Der Leser begleitet die Protagonistin auf einer Reise über mehrere Jahre, bei der es um Heilung geht, darum, dass sie über ihren schweren Verlust hinwegkommen muss, um sich dem Leben wieder mehr öffnen zu können – und es geht um Hoffnung. Gleichzeitig wird jedoch auch deutlich, dass Heilung etwas sehr Individuelles ist. Jeder trauert auf seine eigene Art und daher braucht man auch unterschiedlich lang zum heilen.
Ob Yui am Ende doch den Hörer des Telefons abhebt, das möchte ich nicht verraten.

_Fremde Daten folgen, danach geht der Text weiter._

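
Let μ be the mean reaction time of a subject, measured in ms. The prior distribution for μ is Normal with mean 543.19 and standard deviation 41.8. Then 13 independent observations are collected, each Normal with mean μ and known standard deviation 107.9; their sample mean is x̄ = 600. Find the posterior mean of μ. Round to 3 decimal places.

Prior precision 1/τ₀² = 1/41.8² = 0.00057233; data precision n/σ² = 13/107.9² = 0.00111661.
Posterior precision = 0.00057233 + 0.00111661 = 0.00168894.
Posterior mean = (0.00057233·543.19 + 0.00111661·600) / 0.00168894 = 580.749.

Posterior mean ≈ 580.749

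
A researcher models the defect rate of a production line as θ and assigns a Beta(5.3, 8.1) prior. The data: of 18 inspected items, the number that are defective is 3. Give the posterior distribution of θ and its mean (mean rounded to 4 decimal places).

Observing 3 successes and 15 failures updates Beta(5.3, 8.1) by adding the success and failure counts to the two shape parameters: α = 5.3+3 = 8.3, β = 8.1+15 = 23.1.
Posterior mean = α/(α+β) = 8.3/31.4 = 0.2643.

Posterior: Beta(8.3, 23.1); mean ≈ 0.2643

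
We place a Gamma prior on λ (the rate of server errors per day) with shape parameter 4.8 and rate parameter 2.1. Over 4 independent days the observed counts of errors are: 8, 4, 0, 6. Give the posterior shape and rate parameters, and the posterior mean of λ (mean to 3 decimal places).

The Poisson likelihood adds the total count to the shape and the number of exposure periods to the rate. Here ∑xᵢ = 18 and n = 4, so shape 4.8→22.8 and rate 2.1→6.1.
Posterior mean = shape/rate = 22.8/6.1 = 3.738.

Posterior: Gamma(shape=22.8, rate=6.1); mean ≈ 3.738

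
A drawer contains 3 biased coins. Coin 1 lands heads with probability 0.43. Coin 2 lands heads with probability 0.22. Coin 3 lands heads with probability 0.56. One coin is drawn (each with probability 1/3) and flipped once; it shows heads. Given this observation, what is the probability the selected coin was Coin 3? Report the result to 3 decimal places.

Tabulate prior·likelihood by source: [1] prior 0.333333, lik 0.43, product 0.1433; [2] prior 0.333333, lik 0.22, product 0.07333; [3] prior 0.333333, lik 0.56, product 0.1867.
Normalizing constant = 0.40333; the posterior for Coin 3 is its product over the sum, 0.1867/0.40333 = 0.463.

Posterior probability ≈ 0.463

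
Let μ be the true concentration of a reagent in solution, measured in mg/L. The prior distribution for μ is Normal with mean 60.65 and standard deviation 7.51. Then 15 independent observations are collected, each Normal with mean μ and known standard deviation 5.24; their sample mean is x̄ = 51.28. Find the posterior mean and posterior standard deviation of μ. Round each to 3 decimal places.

Posterior mean ≈ 51.575; posterior SD ≈ 1.332

Prior precision 1/τ₀² = 1/7.51² = 0.0177305; data precision n/σ² = 15/5.24² = 0.546297.
Posterior precision = 0.0177305 + 0.546297 = 0.564027, giving posterior SD = 1/√0.564027 = 1.332.
Posterior mean = (0.0177305·60.65 + 0.546297·51.28) / 0.564027 = 51.575.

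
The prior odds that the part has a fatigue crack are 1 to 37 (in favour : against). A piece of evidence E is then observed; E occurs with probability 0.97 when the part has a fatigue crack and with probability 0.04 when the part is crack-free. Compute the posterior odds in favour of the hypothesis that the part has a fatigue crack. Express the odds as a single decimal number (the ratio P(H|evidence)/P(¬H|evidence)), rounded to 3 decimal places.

Prior odds = 1/37 = 0.027027.
Likelihood ratio for E = 0.97/0.04 = 24.250.
Posterior odds = prior odds × LR = 0.65541.

Posterior odds ≈ 0.655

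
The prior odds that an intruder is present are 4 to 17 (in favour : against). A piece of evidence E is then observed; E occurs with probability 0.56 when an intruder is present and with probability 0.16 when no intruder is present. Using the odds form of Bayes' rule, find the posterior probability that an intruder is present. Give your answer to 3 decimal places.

Prior odds = 4/17 = 0.23529.
Likelihood ratio for E = 0.56/0.16 = 3.5000.
Posterior odds = prior odds × LR = 0.82353.
Posterior probability = odds/(1+odds) = 0.82353/1.8235 = 0.452.

Posterior probability ≈ 0.452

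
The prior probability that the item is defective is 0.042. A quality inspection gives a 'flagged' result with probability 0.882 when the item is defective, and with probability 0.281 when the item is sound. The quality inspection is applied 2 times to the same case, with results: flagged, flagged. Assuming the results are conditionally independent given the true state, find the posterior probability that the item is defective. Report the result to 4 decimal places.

With H the event that the item is defective, the joint likelihood of the observed sequence is P(data|H) = 0.882·0.882 = 0.77792 and P(data|¬H) = 0.281·0.281 = 0.078961.
Bayes: P(H|data) = 0.042·0.77792 / (0.042·0.77792 + 0.958·0.078961) = 0.032673/0.10832 = 0.3016.

Posterior P(H) ≈ 0.3016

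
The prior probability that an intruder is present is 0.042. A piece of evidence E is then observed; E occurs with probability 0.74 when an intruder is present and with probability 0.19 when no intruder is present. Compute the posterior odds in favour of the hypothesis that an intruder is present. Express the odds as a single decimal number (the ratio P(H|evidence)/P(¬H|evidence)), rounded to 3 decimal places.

Prior odds = 0.042/(1−0.042) = 0.043841.
Likelihood ratio for E = 0.74/0.19 = 3.8947.
Posterior odds = prior odds × LR = 0.17075.

Posterior odds ≈ 0.171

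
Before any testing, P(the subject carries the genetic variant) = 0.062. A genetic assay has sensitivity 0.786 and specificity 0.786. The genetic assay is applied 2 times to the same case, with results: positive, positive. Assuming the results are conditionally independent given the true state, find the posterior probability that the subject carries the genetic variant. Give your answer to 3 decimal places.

With H the event that the subject carries the genetic variant, the joint likelihood of the observed sequence is P(data|H) = 0.786·0.786 = 0.61780 and P(data|¬H) = 0.214·0.214 = 0.045796.
Bayes: P(H|data) = 0.062·0.61780 / (0.062·0.61780 + 0.938·0.045796) = 0.038303/0.081260 = 0.4714.

Posterior P(H) ≈ 0.471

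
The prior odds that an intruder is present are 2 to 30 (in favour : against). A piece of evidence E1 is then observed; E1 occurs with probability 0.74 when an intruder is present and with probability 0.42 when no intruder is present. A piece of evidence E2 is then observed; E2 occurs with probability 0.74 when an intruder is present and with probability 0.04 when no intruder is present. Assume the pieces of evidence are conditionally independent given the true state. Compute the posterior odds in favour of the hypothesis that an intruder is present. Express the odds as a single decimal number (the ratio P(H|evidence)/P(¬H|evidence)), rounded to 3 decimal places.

Posterior odds ≈ 2.173

Prior odds = 2/30 = 0.066667.
Likelihood ratio for E1 = 0.74/0.42 = 1.7619.
Likelihood ratio for E2 = 0.74/0.04 = 18.500.
Posterior odds = prior odds × LR₁ × LR₂ = 2.1730.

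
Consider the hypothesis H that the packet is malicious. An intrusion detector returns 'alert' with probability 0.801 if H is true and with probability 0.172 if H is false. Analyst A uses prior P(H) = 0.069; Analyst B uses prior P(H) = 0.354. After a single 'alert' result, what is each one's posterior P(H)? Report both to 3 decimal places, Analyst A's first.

Analyst A: 0.257; Analyst B: 0.718

P('+'|H) = 0.801, P('+'|¬H) = 0.172.
Analyst A: numerator 0.801·0.069 = 0.055269; evidence = 0.055269+0.172·0.931 = 0.21540; posterior = 0.257.
Analyst B: numerator 0.801·0.354 = 0.28355; evidence = 0.28355+0.172·0.646 = 0.39467; posterior = 0.718.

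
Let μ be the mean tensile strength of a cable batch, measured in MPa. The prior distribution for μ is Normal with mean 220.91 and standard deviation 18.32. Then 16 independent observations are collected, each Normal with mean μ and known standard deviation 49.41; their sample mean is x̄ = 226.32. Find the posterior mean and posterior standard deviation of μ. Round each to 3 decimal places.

Posterior mean ≈ 224.629; posterior SD ≈ 10.242

Prior precision 1/τ₀² = 1/18.32² = 0.00297954; data precision n/σ² = 16/49.41² = 0.00655376.
Posterior precision = 0.00297954 + 0.00655376 = 0.00953330, giving posterior SD = 1/√0.00953330 = 10.242.
Posterior mean = (0.00297954·220.91 + 0.00655376·226.32) / 0.00953330 = 224.629.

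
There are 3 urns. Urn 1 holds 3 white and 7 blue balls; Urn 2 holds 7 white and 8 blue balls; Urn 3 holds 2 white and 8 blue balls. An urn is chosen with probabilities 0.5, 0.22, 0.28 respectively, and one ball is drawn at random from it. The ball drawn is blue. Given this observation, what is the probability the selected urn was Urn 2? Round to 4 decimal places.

Posterior probability ≈ 0.1697

P(blue|Urn 1) = 0.7; P(blue|Urn 2) = 0.5333; P(blue|Urn 3) = 0.8.
Prior × likelihood for each source: 0.5·0.7=0.3500, 0.22·0.5333=0.1173, 0.28·0.8=0.2240. Summing gives P(blue) = 0.69133.
P(Urn 2 | blue) = 0.1173 / 0.69133 = 0.1697.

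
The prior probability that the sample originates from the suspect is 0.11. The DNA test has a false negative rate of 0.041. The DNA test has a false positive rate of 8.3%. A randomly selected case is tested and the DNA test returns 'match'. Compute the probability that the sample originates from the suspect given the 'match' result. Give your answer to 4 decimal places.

P(H | E) ≈ 0.5881

Write H for 'the sample originates from the suspect'. Prior odds H:¬H = 0.11/0.89 = 0.12360. For the 'match' outcome, the likelihood ratio is 0.959/0.083 = 11.554.
Posterior odds = 0.12360 × 11.554 = 1.4280, so P(H|E) = 1.4280/(1+1.4280) = 0.5881.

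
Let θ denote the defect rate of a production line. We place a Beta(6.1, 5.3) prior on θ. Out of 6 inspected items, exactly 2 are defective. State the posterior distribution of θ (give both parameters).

Observing 2 successes and 4 failures updates Beta(6.1, 5.3) by adding the success and failure counts to the two shape parameters: α = 6.1+2 = 8.1, β = 5.3+4 = 9.3.

Posterior: Beta(8.1, 9.3)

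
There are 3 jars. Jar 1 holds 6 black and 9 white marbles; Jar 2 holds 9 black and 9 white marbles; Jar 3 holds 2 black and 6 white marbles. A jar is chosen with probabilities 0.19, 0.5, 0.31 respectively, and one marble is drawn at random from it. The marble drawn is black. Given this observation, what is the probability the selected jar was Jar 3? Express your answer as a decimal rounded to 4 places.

P(black|Jar 1) = 0.4; P(black|Jar 2) = 0.5; P(black|Jar 3) = 0.25.
Prior × likelihood for each source: 0.19·0.4=0.07600, 0.5·0.5=0.2500, 0.31·0.25=0.07750. Summing gives P(black) = 0.40350.
P(Jar 3 | black) = 0.07750 / 0.40350 = 0.1921.

Posterior probability ≈ 0.1921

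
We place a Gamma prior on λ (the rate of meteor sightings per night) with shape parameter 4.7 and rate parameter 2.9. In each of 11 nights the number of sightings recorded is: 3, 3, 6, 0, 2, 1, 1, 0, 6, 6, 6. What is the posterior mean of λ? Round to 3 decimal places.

The Poisson likelihood adds the total count to the shape and the number of exposure periods to the rate. Here ∑xᵢ = 34 and n = 11, so shape 4.7→38.7 and rate 2.9→13.9.
Posterior mean = shape/rate = 38.7/13.9 = 2.784.

Posterior mean ≈ 2.784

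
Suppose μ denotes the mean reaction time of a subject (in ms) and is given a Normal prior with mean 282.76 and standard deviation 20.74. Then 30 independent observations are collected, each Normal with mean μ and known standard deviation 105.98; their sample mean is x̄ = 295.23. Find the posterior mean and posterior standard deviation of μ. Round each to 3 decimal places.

Posterior mean ≈ 289.427; posterior SD ≈ 14.148

With known σ, the Normal prior is conjugate. Weight on the data is w = (n/σ²)/(n/σ² + 1/τ₀²) = 0.00267100/(0.00267100+0.00232478) = 0.53465.
Posterior mean = w·x̄ + (1−w)·μ₀ = 0.53465·295.23 + 0.46535·282.76 = 289.427. Posterior variance = 1/(0.00267100+0.00232478) = 200.169, so SD = 14.148.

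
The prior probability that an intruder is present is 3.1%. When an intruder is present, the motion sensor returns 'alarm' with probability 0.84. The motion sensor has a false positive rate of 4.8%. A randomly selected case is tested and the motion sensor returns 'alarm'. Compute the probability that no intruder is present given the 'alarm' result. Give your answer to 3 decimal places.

Let H be the event that an intruder is present. P(H) = 0.031, so P(¬H) = 0.969. With E the 'alarm' result, P(E|H) = 0.84 and P(E|¬H) = 0.048.
P(E) = 0.84·0.031 + 0.048·0.969 = 0.026040 + 0.046512 = 0.072552.
By Bayes' theorem, P(H|E) = 0.026040 / 0.072552 = 0.359. Hence P(¬H|E) = 1 − 0.359 = 0.641.

P(¬H | E) ≈ 0.641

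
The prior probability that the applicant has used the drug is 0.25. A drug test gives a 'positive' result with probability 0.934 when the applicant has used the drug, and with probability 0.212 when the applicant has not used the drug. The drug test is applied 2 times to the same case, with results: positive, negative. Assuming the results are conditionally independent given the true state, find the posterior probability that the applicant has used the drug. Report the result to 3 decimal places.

Posterior P(H) ≈ 0.110

Let H be the event that the applicant has used the drug; start with P(H) = 0.25. P('positive'|H) = 0.934, P('positive'|¬H) = 0.212.
Update on result 1 ('positive'): P(H) ← 0.934·0.2500 / (0.934·0.2500 + 0.212·0.7500) = 0.23350/0.39250 = 0.5949.
Update on result 2 ('negative'): P(H) ← 0.066·0.5949 / (0.066·0.5949 + 0.788·0.4051) = 0.039264/0.35848 = 0.1095.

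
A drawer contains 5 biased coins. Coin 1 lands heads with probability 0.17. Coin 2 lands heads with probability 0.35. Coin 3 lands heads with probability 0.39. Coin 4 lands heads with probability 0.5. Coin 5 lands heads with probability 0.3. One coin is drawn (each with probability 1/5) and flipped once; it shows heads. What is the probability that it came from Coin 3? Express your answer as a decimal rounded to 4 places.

Posterior probability ≈ 0.2281

P(heads|C1) = 0.17; P(heads|C2) = 0.35; P(heads|C3) = 0.39; P(heads|C4) = 0.5; P(heads|C5) = 0.3.
Prior × likelihood for each source: 0.2·0.17=0.03400, 0.2·0.35=0.07000, 0.2·0.39=0.07800, 0.2·0.5=0.1000, 0.2·0.3=0.06000. Summing gives P(heads) = 0.34200.
P(Coin 3 | heads) = 0.07800 / 0.34200 = 0.2281.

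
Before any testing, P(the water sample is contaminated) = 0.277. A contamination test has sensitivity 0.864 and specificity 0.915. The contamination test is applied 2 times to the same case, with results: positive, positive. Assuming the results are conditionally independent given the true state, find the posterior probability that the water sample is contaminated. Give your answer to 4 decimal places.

With H the event that the water sample is contaminated, the joint likelihood of the observed sequence is P(data|H) = 0.864·0.864 = 0.74650 and P(data|¬H) = 0.085·0.085 = 0.0072250.
Bayes: P(H|data) = 0.277·0.74650 / (0.277·0.74650 + 0.723·0.0072250) = 0.20678/0.21200 = 0.9754.

Posterior P(H) ≈ 0.9754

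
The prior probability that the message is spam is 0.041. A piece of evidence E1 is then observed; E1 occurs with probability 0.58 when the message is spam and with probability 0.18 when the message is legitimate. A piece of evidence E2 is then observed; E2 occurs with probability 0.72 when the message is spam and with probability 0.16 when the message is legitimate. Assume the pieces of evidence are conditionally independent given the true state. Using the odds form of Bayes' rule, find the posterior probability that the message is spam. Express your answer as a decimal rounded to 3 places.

Prior odds = 0.041/(1−0.041) = 0.042753. In log-odds, ln(0.042753) = -3.1523.
Add log likelihood ratios: ln(3.2222) + ln(4.5000) = 2.6741.
Posterior log-odds = -0.47817, so posterior odds = exp(-0.47817) = 0.61992. Converting, P(H|E) = 0.61992/1.6199 = 0.383.

Posterior probability ≈ 0.383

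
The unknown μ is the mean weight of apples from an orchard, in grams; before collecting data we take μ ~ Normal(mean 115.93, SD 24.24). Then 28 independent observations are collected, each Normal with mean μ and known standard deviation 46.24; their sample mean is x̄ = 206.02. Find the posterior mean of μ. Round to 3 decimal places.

Prior precision 1/τ₀² = 1/24.24² = 0.00170190; data precision n/σ² = 28/46.24² = 0.0130955.
Posterior precision = 0.00170190 + 0.0130955 = 0.0147974.
Posterior mean = (0.00170190·115.93 + 0.0130955·206.02) / 0.0147974 = 195.658.

Posterior mean ≈ 195.658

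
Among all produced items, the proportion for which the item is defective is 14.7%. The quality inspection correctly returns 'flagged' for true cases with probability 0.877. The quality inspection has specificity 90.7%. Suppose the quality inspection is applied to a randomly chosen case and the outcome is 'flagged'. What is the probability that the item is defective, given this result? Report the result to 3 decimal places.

Let H be the event that the item is defective. P(H) = 0.147, so P(¬H) = 0.853. With E the 'flagged' result, P(E|H) = 0.877 and P(E|¬H) = 0.093.
P(E) = 0.877·0.147 + 0.093·0.853 = 0.12892 + 0.079329 = 0.20825.
By Bayes' theorem, P(H|E) = 0.12892 / 0.20825 = 0.619.

P(H | E) ≈ 0.619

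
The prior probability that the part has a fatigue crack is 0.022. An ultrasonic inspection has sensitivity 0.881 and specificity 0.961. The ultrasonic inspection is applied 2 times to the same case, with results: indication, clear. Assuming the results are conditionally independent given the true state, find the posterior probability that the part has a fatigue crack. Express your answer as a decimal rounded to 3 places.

With H the event that the part has a fatigue crack, the joint likelihood of the observed sequence is P(data|H) = 0.881·0.119 = 0.10484 and P(data|¬H) = 0.039·0.961 = 0.037479.
Bayes: P(H|data) = 0.022·0.10484 / (0.022·0.10484 + 0.978·0.037479) = 0.0023065/0.038961 = 0.0592.

Posterior P(H) ≈ 0.059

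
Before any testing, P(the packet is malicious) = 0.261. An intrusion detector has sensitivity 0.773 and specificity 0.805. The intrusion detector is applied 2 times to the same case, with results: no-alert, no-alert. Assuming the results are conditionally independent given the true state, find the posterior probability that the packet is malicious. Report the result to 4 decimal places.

With H the event that the packet is malicious, the joint likelihood of the observed sequence is P(data|H) = 0.227·0.227 = 0.051529 and P(data|¬H) = 0.805·0.805 = 0.64803.
Bayes: P(H|data) = 0.261·0.051529 / (0.261·0.051529 + 0.739·0.64803) = 0.013449/0.49234 = 0.0273.

Posterior P(H) ≈ 0.0273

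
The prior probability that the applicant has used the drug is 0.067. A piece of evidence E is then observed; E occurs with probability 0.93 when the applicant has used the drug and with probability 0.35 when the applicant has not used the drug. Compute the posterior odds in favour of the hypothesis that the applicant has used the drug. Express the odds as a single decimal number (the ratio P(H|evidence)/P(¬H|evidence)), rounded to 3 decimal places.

Prior odds = 0.067/(1−0.067) = 0.071811. In log-odds, ln(0.071811) = -2.6337.
Add log likelihood ratio: ln(2.6571) = 0.97725.
Posterior log-odds = -1.6565, so posterior odds = exp(-1.6565) = 0.19081.

Posterior odds ≈ 0.191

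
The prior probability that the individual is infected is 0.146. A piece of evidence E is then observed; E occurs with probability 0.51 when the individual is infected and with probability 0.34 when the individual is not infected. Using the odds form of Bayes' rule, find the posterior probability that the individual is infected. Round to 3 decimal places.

Posterior probability ≈ 0.204

Prior odds = 0.146/(1−0.146) = 0.17096. In log-odds, ln(0.17096) = -1.7663.
Add log likelihood ratio: ln(1.5000) = 0.40547.
Posterior log-odds = -1.3609, so posterior odds = exp(-1.3609) = 0.25644. Converting, P(H|E) = 0.25644/1.2564 = 0.204.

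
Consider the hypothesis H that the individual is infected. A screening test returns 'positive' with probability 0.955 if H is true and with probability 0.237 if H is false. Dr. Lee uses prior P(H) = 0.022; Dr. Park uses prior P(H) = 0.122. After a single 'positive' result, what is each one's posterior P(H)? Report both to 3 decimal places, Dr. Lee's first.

The likelihood ratio for a 'positive' result is 0.955/0.237 = 4.0295.
Dr. Lee: prior odds 0.022/0.978 = 0.022495; posterior odds 0.090644; posterior probability 0.083.
Dr. Park: prior odds 0.122/0.878 = 0.13895; posterior odds 0.55991; posterior probability 0.359.

Dr. Lee: 0.083; Dr. Park: 0.359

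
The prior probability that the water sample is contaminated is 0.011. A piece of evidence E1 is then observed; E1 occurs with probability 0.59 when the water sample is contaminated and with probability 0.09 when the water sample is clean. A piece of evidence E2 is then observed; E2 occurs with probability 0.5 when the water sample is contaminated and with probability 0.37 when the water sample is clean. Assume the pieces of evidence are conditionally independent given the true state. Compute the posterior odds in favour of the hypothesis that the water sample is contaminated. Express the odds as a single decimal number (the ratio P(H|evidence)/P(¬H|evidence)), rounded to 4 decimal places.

Posterior odds ≈ 0.0985

Prior odds = 0.011/(1−0.011) = 0.011122.
Likelihood ratio for E1 = 0.59/0.09 = 6.5556.
Likelihood ratio for E2 = 0.5/0.37 = 1.3514.
Posterior odds = prior odds × LR₁ × LR₂ = 0.098531.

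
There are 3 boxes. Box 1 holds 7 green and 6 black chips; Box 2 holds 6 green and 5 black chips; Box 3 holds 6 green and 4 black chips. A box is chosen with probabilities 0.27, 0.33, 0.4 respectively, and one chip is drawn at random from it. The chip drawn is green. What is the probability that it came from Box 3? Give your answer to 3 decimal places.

Posterior probability ≈ 0.424

P(green|Box 1) = 0.5385; P(green|Box 2) = 0.5455; P(green|Box 3) = 0.6.
Prior × likelihood for each source: 0.27·0.5385=0.1454, 0.33·0.5455=0.1800, 0.4·0.6=0.2400. Summing gives P(green) = 0.56538.
P(Box 3 | green) = 0.2400 / 0.56538 = 0.424.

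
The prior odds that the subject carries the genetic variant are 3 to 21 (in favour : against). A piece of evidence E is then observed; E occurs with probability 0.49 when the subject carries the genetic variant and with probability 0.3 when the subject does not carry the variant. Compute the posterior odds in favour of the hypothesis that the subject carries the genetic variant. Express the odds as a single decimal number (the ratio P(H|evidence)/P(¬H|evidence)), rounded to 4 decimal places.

Posterior odds ≈ 0.2333

Prior odds = 3/21 = 0.14286.
Likelihood ratio for E = 0.49/0.3 = 1.6333.
Posterior odds = prior odds × LR = 0.23333.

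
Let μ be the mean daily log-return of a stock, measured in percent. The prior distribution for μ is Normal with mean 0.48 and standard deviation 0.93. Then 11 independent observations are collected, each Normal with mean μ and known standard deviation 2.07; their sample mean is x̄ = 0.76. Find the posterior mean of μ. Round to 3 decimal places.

Prior precision 1/τ₀² = 1/0.93² = 1.15620; data precision n/σ² = 11/2.07² = 2.56715.
Posterior precision = 1.15620 + 2.56715 = 3.72336.
Posterior mean = (1.15620·0.48 + 2.56715·0.76) / 3.72336 = 0.673.

Posterior mean ≈ 0.673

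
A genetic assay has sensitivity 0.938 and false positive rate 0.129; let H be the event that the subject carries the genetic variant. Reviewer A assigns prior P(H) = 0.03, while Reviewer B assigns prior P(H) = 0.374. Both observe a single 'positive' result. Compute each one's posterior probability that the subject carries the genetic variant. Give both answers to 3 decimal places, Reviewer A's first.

Reviewer A: 0.184; Reviewer B: 0.813

P('+'|H) = 0.938, P('+'|¬H) = 0.129.
Reviewer A: numerator 0.938·0.03 = 0.028140; evidence = 0.028140+0.129·0.97 = 0.15327; posterior = 0.184.
Reviewer B: numerator 0.938·0.374 = 0.35081; evidence = 0.35081+0.129·0.626 = 0.43157; posterior = 0.813.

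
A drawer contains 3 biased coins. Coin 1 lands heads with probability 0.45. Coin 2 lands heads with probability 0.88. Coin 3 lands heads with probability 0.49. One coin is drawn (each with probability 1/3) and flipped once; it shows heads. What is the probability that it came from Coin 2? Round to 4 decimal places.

Posterior probability ≈ 0.4835

P(heads|C1) = 0.45; P(heads|C2) = 0.88; P(heads|C3) = 0.49.
Prior × likelihood for each source: 0.333333·0.45=0.1500, 0.333333·0.88=0.2933, 0.333333·0.49=0.1633. Summing gives P(heads) = 0.60667.
P(Coin 2 | heads) = 0.2933 / 0.60667 = 0.4835.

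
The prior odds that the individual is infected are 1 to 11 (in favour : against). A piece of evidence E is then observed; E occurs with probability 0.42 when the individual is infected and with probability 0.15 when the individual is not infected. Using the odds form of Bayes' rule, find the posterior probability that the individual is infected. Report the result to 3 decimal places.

Prior odds = 1/11 = 0.090909.
Likelihood ratio for E = 0.42/0.15 = 2.8000.
Posterior odds = prior odds × LR = 0.25455.
Posterior probability = odds/(1+odds) = 0.25455/1.2545 = 0.203.

Posterior probability ≈ 0.203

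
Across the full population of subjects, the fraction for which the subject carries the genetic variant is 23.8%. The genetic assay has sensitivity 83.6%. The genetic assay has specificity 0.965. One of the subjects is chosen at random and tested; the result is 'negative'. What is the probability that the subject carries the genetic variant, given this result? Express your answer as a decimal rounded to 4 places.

P(H | E) ≈ 0.0504

Write H for 'the subject carries the genetic variant'. Prior odds H:¬H = 0.238/0.762 = 0.31234. For the 'negative' outcome, the likelihood ratio is 0.164/0.965 = 0.16995.
Posterior odds = 0.31234 × 0.16995 = 0.053081, so P(H|E) = 0.053081/(1+0.053081) = 0.0504.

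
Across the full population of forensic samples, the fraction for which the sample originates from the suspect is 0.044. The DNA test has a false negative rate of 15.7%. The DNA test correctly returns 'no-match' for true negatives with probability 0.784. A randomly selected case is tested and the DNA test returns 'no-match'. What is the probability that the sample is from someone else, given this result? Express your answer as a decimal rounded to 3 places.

Write H for 'the sample originates from the suspect'. Prior odds H:¬H = 0.044/0.956 = 0.046025. For the 'no-match' outcome, the likelihood ratio is 0.157/0.784 = 0.20026.
Posterior odds = 0.046025 × 0.20026 = 0.0092168, so P(H|E) = 0.0092168/(1+0.0092168) = 0.009. Then P(¬H|E) = 1 − 0.009 = 0.991.

P(¬H | E) ≈ 0.991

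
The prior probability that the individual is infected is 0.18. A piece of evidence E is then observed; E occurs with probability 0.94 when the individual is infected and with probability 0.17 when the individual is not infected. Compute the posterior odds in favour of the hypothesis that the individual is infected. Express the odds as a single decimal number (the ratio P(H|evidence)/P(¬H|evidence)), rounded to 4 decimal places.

Prior odds = 0.18/(1−0.18) = 0.21951. In log-odds, ln(0.21951) = -1.5163.
Add log likelihood ratio: ln(5.5294) = 1.7101.
Posterior log-odds = 0.19373, so posterior odds = exp(0.19373) = 1.2138.

Posterior odds ≈ 1.2138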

Das Buch wartet in der deutschen Übersetzung mit einer klaren, einfachen Sprache auf, die sich gut lesen lässt. Eine kleine Besonderheit sind die Zwischenkapitel, in denen der Leser kleine Zusatzinformationen bekommt, wie zum Beispiel die Playlist der Lieder, die während einer Fahrt gehört wurden, Eigenheiten, Gesprächsausschnitte oder Begriffsdefinitionen.
Weiterhin gibt es am Ende des Buches ein hübsches Glossar über verschiedene japanische Begriffe, denen man im Laufe der Geschichte begegnet (ich habe mich allerdings über das „kombini“ gewundert – das kenne ich dann doch eher als „koNbini“). Es muss auch noch betont werden, dass dieses Buch von einer wahren Geschichte inspiriert ist – das Telefon des Windes gibt es also wirklich!



Meine Meinung
Da ich nun oben schon einiges aufgezählt habe, die mir sehr gut an dem Buch gefallen haben (Ausstattung und Co.) möchte ich nun zu ein paar Dingen kommen, die mir persönlich nicht so gut gefallen haben. Die Geschichte wird in einem sehr ruhigen Ton erzählt und der ist sicherlich auch angesichts der Themen berechtigt, aber das sorgte bei mir gelegentlich dafür, dass ich es, wenn ich es mal beiseitegelegt habe, ich es dann aber auch nicht gleich am nächsten Tag weitergelesen habe. Es hatte mich einfach nicht so gefesselt wie andere Bücher, selbst wenn es sich gut las.
Außerdem war mir der mittlere Teil (in dem es vor allem um Yui und Takeshi geht) zu lang und kam mir langatmig vor – dazu tragen gelegentlich auch die Einschübe bei. Mit „Einschübe“ meine ich, dass innerhalb eines Kapitels immer auch Absätze gemacht werden und manchmal ist dann so ein längerer Abschnitt dann zeitlich woanders verordnet, so gibt es zum Beispiel einen Ausblick in die Zukunft oder einen kleinen Zeit- oder Gedankensprung. Ich weiß nicht, wie ich das besser erklären kann, das ist auf jeden Fall das, was ich mit „Einschub“ meine und was mich ab und an irritiert hat.
Nichtsdestoweniger lässt es sich Die Telefonzelle am Ende der Welt schnell lesen und ist ein schönes Buch – gerade auch von der Aufmachung her. Unter dem Schutzumschlag ist sogar eine kleine Telefonzelle eingeprägt (s. o.) – ein wirklich wunderschönes Detail! Von mir gibt es für dieses Buch 3 von 5 Sternen.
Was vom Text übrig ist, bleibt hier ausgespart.